Car des passions, Claudine n’en manquait pas. Celle de la montagne, parmi beaucoup d’autres. Peu de sentiers des massifs alpins ne l’ont pas rencontrée. À pied, à ski… Au Travailleur alpin, elle coordonnait tout naturellement la rubrique « Sciences », mais c’est avec autant d’enthousiasme qu’elle dirigeait la rubrique « Randonnées » et qu’elle publiait sur l’actualité de la montagne. Ses connaissances en la matière étaient reconnues par les amateurs, tandis que les néophytes s’inquiétaient parfois de l’importance des dénivelées qu’elle proposait à nos lecteurs : une boucle qui passait par le sommet du Grand Colon surplombant Grenoble, par exemple — notre numéro de septembre 2024. Passion encore, la gastronomie : ses contributions nous faisait découvrir le métissage culturel familial dont elle était issue, par exemple avec cette recette de caviar d’aubergine transmise par la branche roumaine de sa famille que nous avions publiée en novembre 2020. Non sans l’humour qui ne la quittait pas : « Les ministres communistes, c’est comme les cerises. On vous explique », introduisait-elle son article titré « Pourquoi il faut garder les noyaux » et consacré à la recette du moelleux aux cerises, publié dans notre numéro de juillet 2022.
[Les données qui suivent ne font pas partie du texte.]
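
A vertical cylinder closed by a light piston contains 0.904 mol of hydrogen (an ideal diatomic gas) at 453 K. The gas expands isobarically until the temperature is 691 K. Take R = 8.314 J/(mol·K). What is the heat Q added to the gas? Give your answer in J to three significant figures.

Q ≈ 6260 J

Isobaric: W = nRΔT = (0.904)(8.314)(238) = 1789 J.
ΔU = nCᵥΔT with Cᵥ = 5R/2: ΔU = (0.904)(20.79)(238) = 4472 J.
Q = ΔU + W = 4472 + 1789 = 6261 J.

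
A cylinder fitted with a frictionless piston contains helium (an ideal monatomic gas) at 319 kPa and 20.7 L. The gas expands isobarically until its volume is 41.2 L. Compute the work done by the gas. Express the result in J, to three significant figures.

Isobaric: W = P ΔV.
W = (319 kPa)(41.2 − 20.7 L) = (319)(20.5) = 6540 J.

W ≈ 6540 J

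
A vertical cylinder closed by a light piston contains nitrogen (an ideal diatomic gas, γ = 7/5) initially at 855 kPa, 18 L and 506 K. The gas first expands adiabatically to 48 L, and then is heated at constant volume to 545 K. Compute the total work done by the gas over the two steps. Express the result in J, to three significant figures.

W_total ≈ 12500 J

Step 1 (adiabatic): W = (P₁V₁ − P₂V₂)/(γ−1) = (15390 − 10396)/0.4 = 12486 J.
Step 2 (isochoric): W = 0 (constant volume).
W_total = 12486 + 0 = 12486 J.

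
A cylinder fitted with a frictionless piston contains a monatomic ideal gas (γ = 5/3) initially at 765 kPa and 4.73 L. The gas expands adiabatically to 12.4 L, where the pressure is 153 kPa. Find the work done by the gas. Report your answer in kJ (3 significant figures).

Adiabatic: W = (P₁V₁ − P₂V₂)/(γ − 1) with γ = 5/3.
P₁V₁ = 3618 J, P₂V₂ = 1897 J.
W = (3618 − 1897) / 0.6667 = 2582 J.

W ≈ 2.58 kJ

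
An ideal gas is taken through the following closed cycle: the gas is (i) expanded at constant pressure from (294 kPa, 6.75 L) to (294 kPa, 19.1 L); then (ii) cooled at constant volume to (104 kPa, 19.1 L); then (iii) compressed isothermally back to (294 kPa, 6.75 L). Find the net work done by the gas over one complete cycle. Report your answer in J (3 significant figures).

W_net ≈ 1560 J

Leg (i): W = PΔV = (294)(19.1 − 6.75) = 3631 J.
Leg (ii): W = 0.
Leg (iii): W = PᵢVᵢ ln(V_f/Vᵢ) = (1986) ln(6.75/19.1) = -2066 J.
W_net = 3631 − 2066 = 1565 J.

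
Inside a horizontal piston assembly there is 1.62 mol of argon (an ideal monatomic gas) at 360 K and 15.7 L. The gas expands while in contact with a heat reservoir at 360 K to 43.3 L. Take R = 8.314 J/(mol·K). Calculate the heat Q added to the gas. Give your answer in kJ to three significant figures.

Q ≈ 4.92 kJ

Isothermal ⇒ ΔU = 0, so Q = W = nRT ln(V₂/V₁).
Q = (1.62)(8.314)(360) ln(43.3/15.7) = 4849 × 1.014 = 4919 J.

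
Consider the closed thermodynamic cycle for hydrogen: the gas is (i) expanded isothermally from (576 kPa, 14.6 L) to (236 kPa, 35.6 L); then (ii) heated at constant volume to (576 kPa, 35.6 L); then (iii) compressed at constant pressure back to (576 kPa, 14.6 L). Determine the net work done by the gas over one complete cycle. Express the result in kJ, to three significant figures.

W_net ≈ -4.60 kJ

Leg (i): W = PᵢVᵢ ln(V_f/Vᵢ) = (8410) ln(35.6/14.6) = 7496 J.
Leg (ii): W = 0.
Leg (iii): W = PΔV = (576)(14.6 − 35.6) = -12096 J.
W_net = 7496 − 12096 = -4600 J.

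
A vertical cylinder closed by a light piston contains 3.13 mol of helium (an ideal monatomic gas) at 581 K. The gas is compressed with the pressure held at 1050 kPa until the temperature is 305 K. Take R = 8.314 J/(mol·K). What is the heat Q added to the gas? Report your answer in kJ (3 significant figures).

Isobaric: W = nRΔT = (3.13)(8.314)(-276) = -7182 J.
ΔU = nCᵥΔT with Cᵥ = 3R/2: ΔU = (3.13)(12.47)(-276) = -10773 J.
Q = ΔU + W = -10773 − 7182 = -17956 J.

Q ≈ -18.0 kJ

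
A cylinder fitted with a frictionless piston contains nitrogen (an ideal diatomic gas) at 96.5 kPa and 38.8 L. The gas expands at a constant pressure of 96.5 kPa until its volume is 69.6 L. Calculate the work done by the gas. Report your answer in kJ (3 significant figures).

W ≈ 2.97 kJ

Isobaric: W = P ΔV.
W = (96.5 kPa)(69.6 − 38.8 L) = (96.5)(30.8) = 2972 J.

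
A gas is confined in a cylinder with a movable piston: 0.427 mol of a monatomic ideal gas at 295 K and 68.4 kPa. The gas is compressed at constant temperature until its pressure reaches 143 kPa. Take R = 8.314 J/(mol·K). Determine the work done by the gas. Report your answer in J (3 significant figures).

W ≈ -772 J

Isothermal process: W = nRT ln(V₂/V₁) = nRT ln(P₁/P₂).
W = (0.427)(8.314)(295) × ln(68.4/143)
  = 1047 × ln(0.4783) = 1047 × -0.7375
W_by_gas = -772.3 J.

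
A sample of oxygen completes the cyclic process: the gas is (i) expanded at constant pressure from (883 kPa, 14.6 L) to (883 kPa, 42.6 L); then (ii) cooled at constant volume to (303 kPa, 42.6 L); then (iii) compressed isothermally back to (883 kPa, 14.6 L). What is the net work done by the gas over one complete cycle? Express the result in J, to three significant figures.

W_net ≈ 10900 J

Leg (i): W = PΔV = (883)(42.6 − 14.6) = 24724 J.
Leg (ii): W = 0.
Leg (iii): W = PᵢVᵢ ln(V_f/Vᵢ) = (12908) ln(14.6/42.6) = -13822 J.
W_net = 24724 − 13822 = 10902 J.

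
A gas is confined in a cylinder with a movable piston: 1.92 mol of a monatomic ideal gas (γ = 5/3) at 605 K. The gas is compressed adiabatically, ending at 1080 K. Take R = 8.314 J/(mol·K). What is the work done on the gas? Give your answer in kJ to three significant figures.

W ≈ 11.4 kJ

Adiabatic ⇒ Q = 0, so W_by = −ΔU = nCᵥ(T₁ − T₂).
Cᵥ = 3R/2 = 12.47 J/(mol·K).
W = (1.92)(12.47)(605 − 1080) = -11374 J.
Work on gas = −W_by = 11374 J.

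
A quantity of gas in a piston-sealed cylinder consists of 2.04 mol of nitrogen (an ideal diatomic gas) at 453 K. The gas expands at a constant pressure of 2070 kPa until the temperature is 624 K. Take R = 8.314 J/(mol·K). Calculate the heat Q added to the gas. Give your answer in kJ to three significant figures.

Isobaric: W = nRΔT = (2.04)(8.314)(171) = 2900 J.
ΔU = nCᵥΔT with Cᵥ = 5R/2: ΔU = (2.04)(20.79)(171) = 7251 J.
Q = ΔU + W = 7251 + 2900 = 10151 J.

Q ≈ 10.2 kJ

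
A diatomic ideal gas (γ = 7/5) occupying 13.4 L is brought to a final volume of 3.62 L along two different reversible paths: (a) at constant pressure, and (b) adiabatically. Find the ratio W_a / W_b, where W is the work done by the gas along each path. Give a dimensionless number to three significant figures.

W_a / W_b ≈ 0.424

Path (a) isobaric: W = P₁(V₂ − V₁) → W_a/(P₁V₁) = -0.7299.
Path (b) adiabatic: W = P₁V₁(1 − (V₁/V₂)^(γ−1))/(γ−1) → W_b/(P₁V₁) = -1.72.
W_a / W_b = -0.7299 / -1.72 = 0.4244.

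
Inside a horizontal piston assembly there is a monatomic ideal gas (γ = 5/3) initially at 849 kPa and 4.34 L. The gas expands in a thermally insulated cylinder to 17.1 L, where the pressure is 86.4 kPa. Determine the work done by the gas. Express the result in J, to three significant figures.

Adiabatic: W = (P₁V₁ − P₂V₂)/(γ − 1) with γ = 5/3.
P₁V₁ = 3685 J, P₂V₂ = 1477 J.
W = (3685 − 1477) / 0.6667 = 3311 J.

W ≈ 3310 J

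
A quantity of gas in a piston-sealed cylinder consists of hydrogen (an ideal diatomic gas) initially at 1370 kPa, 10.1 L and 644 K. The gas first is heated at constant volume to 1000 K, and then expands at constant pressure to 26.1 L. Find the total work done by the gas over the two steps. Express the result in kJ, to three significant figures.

W_total ≈ 34.0 kJ

Step 1 (isochoric): W = 0 (constant volume).
After step 1: P = 2127 kPa (V unchanged).
Step 2 (isobaric): W = PΔV = (2127 kPa)(26.1 − 10.1 L) = 34037 J.
W_total = 0 + 34037 = 34037 J.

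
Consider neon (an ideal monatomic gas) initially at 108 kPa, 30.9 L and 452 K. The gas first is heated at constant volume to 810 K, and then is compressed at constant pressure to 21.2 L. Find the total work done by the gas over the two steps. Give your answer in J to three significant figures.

Step 1 (isochoric): W = 0 (constant volume).
After step 1: P = 193.5 kPa (V unchanged).
Step 2 (isobaric): W = PΔV = (193.5 kPa)(21.2 − 30.9 L) = -1877 J.
W_total = 0 − 1877 = -1877 J.

W_total ≈ -1880 J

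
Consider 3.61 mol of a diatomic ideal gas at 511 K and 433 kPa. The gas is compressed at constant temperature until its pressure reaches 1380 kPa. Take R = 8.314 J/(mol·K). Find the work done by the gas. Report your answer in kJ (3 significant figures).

W ≈ -17.8 kJ

Isothermal process: W = nRT ln(V₂/V₁) = nRT ln(P₁/P₂).
W = (3.61)(8.314)(511) × ln(433/1380)
  = 15337 × ln(0.3138) = 15337 × -1.159
W_by_gas = -17777 J.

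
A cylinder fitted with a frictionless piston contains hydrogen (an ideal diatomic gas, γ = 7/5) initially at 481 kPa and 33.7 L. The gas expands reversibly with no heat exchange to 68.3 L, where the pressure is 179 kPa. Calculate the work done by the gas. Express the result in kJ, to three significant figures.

Adiabatic: W = (P₁V₁ − P₂V₂)/(γ − 1) with γ = 7/5.
P₁V₁ = 16210 J, P₂V₂ = 12226 J.
W = (16210 − 12226) / 0.4 = 9960 J.

W ≈ 9.96 kJ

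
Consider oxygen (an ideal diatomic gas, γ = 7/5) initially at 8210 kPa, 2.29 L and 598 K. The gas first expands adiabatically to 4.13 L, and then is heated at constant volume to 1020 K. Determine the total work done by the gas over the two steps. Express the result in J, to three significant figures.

W_total ≈ 9880 J

Step 1 (adiabatic): W = (P₁V₁ − P₂V₂)/(γ−1) = (18801 − 14850)/0.4 = 9877 J.
Step 2 (isochoric): W = 0 (constant volume).
W_total = 9877 + 0 = 9877 J.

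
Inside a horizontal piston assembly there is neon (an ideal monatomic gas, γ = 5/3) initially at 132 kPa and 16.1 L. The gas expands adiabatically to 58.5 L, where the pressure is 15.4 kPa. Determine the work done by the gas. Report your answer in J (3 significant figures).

Adiabatic: W = (P₁V₁ − P₂V₂)/(γ − 1) with γ = 5/3.
P₁V₁ = 2125 J, P₂V₂ = 900.9 J.
W = (2125 − 900.9) / 0.6667 = 1836 J.

W ≈ 1840 J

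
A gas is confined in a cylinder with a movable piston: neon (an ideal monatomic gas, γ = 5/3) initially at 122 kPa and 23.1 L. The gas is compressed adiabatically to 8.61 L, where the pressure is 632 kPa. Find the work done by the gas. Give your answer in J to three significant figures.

Adiabatic: W = (P₁V₁ − P₂V₂)/(γ − 1) with γ = 5/3.
P₁V₁ = 2818 J, P₂V₂ = 5442 J.
W = (2818 − 5442) / 0.6667 = -3935 J.

W ≈ -3930 J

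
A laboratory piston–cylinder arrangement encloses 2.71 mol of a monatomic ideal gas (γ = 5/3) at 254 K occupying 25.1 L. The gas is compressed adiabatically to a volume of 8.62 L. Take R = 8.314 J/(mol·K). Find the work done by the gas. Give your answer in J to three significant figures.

Adiabatic: TV^(γ−1) = const with γ = 5/3.
T₂ = T₁ (V₁/V₂)^(γ−1) = 254 × (25.1/8.62)^0.667 = 254 × 2.039 = 517.9 K.
W_by = nCᵥ(T₁ − T₂) = (2.71)(12.47)(254 − 517.9) = -8920 J.

W ≈ -8920 J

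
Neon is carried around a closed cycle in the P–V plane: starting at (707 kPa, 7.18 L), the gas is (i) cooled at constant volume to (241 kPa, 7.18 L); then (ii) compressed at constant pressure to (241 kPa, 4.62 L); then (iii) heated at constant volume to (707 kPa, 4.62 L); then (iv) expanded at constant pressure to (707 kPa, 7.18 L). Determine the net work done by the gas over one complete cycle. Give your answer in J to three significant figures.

W_net ≈ 1190 J

Constant-volume legs do no work.
W(ii) = (241)(4.62 − 7.18) = -617 J; W(iv) = (707)(7.18 − 4.62) = 1810 J.
W_net = -617 + 1810 = 1193 J (the clockwise enclosed area).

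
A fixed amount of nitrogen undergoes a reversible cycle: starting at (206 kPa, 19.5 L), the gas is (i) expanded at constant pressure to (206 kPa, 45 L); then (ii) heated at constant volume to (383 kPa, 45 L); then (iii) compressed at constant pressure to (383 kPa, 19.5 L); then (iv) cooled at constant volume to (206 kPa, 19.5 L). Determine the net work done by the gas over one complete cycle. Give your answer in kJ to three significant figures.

W_net ≈ -4.51 kJ

Constant-volume legs do no work.
W(i) = (206)(45 − 19.5) = 5253 J; W(iii) = (383)(19.5 − 45) = -9766 J.
W_net = 5253 − 9766 = -4514 J (the counter-clockwise enclosed area).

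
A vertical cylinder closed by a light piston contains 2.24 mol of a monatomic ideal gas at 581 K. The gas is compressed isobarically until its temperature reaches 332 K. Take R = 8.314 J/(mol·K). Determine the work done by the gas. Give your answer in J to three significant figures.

W ≈ -4640 J

Isobaric: W = P ΔV = nR ΔT.
W = (2.24)(8.314)(332 − 581) = -4637 J.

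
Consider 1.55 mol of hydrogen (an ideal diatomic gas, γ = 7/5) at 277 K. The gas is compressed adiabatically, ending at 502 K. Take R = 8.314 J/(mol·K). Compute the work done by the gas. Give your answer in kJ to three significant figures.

W ≈ -7.25 kJ

Adiabatic ⇒ Q = 0, so W_by = −ΔU = nCᵥ(T₁ − T₂).
Cᵥ = 5R/2 = 20.79 J/(mol·K).
W = (1.55)(20.79)(277 − 502) = -7249 J.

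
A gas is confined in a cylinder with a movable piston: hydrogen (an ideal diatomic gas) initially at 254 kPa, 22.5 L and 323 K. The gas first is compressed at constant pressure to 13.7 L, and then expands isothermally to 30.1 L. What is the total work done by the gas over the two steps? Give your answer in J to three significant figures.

Step 1 (isobaric): W = PΔV = (254 kPa)(13.7 − 22.5 L) = -2235 J.
After step 1: P = 254 kPa, V = 13.7 L, T = 196.7 K.
Step 2 (isothermal): W = P₁V₁ ln(V₂/V₁) = (3480) ln(30.1/13.7) = 2739 J.
W_total = -2235 + 2739 = 503.9 J.

W_total ≈ 504 J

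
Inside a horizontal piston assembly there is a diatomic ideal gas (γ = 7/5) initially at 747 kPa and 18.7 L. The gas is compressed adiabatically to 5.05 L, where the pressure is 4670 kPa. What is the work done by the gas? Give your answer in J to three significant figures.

Adiabatic: W = (P₁V₁ − P₂V₂)/(γ − 1) with γ = 7/5.
P₁V₁ = 13969 J, P₂V₂ = 23584 J.
W = (13969 − 23584) / 0.4 = -24037 J.

W ≈ -24000 J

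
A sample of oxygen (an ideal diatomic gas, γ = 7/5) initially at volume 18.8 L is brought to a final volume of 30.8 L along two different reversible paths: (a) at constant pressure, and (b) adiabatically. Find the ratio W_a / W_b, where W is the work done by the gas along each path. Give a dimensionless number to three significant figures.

Path (a) isobaric: W = P₁(V₂ − V₁) → W_a/(P₁V₁) = 0.6383.
Path (b) adiabatic: W = P₁V₁(1 − (V₁/V₂)^(γ−1))/(γ−1) → W_b/(P₁V₁) = 0.448.
W_a / W_b = 0.6383 / 0.448 = 1.425.

W_a / W_b ≈ 1.42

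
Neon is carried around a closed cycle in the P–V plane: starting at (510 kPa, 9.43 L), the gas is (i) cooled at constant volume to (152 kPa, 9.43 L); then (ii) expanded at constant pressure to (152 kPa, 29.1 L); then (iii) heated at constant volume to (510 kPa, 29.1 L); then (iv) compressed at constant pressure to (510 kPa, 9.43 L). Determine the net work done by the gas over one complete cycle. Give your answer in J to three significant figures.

W_net ≈ -7040 J

Constant-volume legs do no work.
W(ii) = (152)(29.1 − 9.43) = 2990 J; W(iv) = (510)(9.43 − 29.1) = -10032 J.
W_net = 2990 − 10032 = -7042 J (the counter-clockwise enclosed area).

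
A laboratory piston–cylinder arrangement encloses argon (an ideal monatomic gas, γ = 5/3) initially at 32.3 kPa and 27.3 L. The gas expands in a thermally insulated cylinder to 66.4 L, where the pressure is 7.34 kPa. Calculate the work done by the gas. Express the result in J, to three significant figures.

W ≈ 592 J

Adiabatic: W = (P₁V₁ − P₂V₂)/(γ − 1) with γ = 5/3.
P₁V₁ = 881.8 J, P₂V₂ = 487.4 J.
W = (881.8 − 487.4) / 0.6667 = 591.6 J.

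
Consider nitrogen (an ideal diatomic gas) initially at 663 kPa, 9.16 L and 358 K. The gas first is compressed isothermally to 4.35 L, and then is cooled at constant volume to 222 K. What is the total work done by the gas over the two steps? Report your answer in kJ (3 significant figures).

Step 1 (isothermal): W = P₁V₁ ln(V₂/V₁) = (6073) ln(4.35/9.16) = -4522 J.
Step 2 (isochoric): W = 0 (constant volume).
W_total = -4522 + 0 = -4522 J.

W_total ≈ -4.52 kJ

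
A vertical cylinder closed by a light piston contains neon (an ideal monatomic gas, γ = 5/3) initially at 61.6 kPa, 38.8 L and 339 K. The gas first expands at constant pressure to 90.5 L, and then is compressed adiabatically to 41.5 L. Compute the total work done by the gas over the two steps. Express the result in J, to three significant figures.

Step 1 (isobaric): W = PΔV = (61.6 kPa)(90.5 − 38.8 L) = 3185 J.
After step 1: P = 61.6 kPa, V = 90.5 L, T = 790.7 K.
Step 2 (adiabatic): W = (P₁V₁ − P₂V₂)/(γ−1) = (5575 − 9375)/0.667 = -5700 J.
W_total = 3185 − 5700 = -2515 J.

W_total ≈ -2520 J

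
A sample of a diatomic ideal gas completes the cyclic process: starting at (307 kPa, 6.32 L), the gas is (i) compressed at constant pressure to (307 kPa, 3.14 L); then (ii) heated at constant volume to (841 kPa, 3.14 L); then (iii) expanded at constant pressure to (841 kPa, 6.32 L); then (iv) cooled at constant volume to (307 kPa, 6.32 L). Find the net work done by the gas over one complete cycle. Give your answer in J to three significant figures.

Constant-volume legs do no work.
W(i) = (307)(3.14 − 6.32) = -976.3 J; W(iii) = (841)(6.32 − 3.14) = 2674 J.
W_net = -976.3 + 2674 = 1698 J (the clockwise enclosed area).

W_net ≈ 1700 J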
Claudine Kahane avait encore une vie, celle du chant choral. « Non, pas le mardi, j’ai répétition », nous disait-elle quand il s’agissait de fixer la date des réunions de nos conférences de rédaction. C’était sacré, comme les jours où elle se consacrait à ses petits-enfants. Elle chantait au pupitre des alti, dans la chorale des Matines d’Hères et la chorale universitaire des Rainbow Swingers – un monde de l’enseignement supérieur, ses enseignants et ses étudiants, avec lequel elle a toujours conservé des liens étroits. « On la remarquait forcément, témoigne Nila Djadavjee, cheffe de chœur des Rainbow, pour son plaisir à chanter, sans retenue, son envie de faire les choses bien ; mais aussi parce qu’elle avait toujours un tricot en cours : tricoter pendant les répétitions, c’était pour elle une façon de se concentrer ». Sa rigueur de scientifique n’épargnait pas le chant choral.« Elle était très attentive à la justesse de la prononciation de ce que nous chantions », sourit Nila Djadavjee.« J’aimais beaucoup Claudine… » Son dernier concert, elle l’a donné avec les Matines d’Hères le 25 avril.
Elle va nous manquer. Le constat est unanime, il est aussi le nôtre.
À ses enfants Sophie et Nicolas, ses deux petites-filles, sa famille et ses proches, nous présentons nos condoléances émues.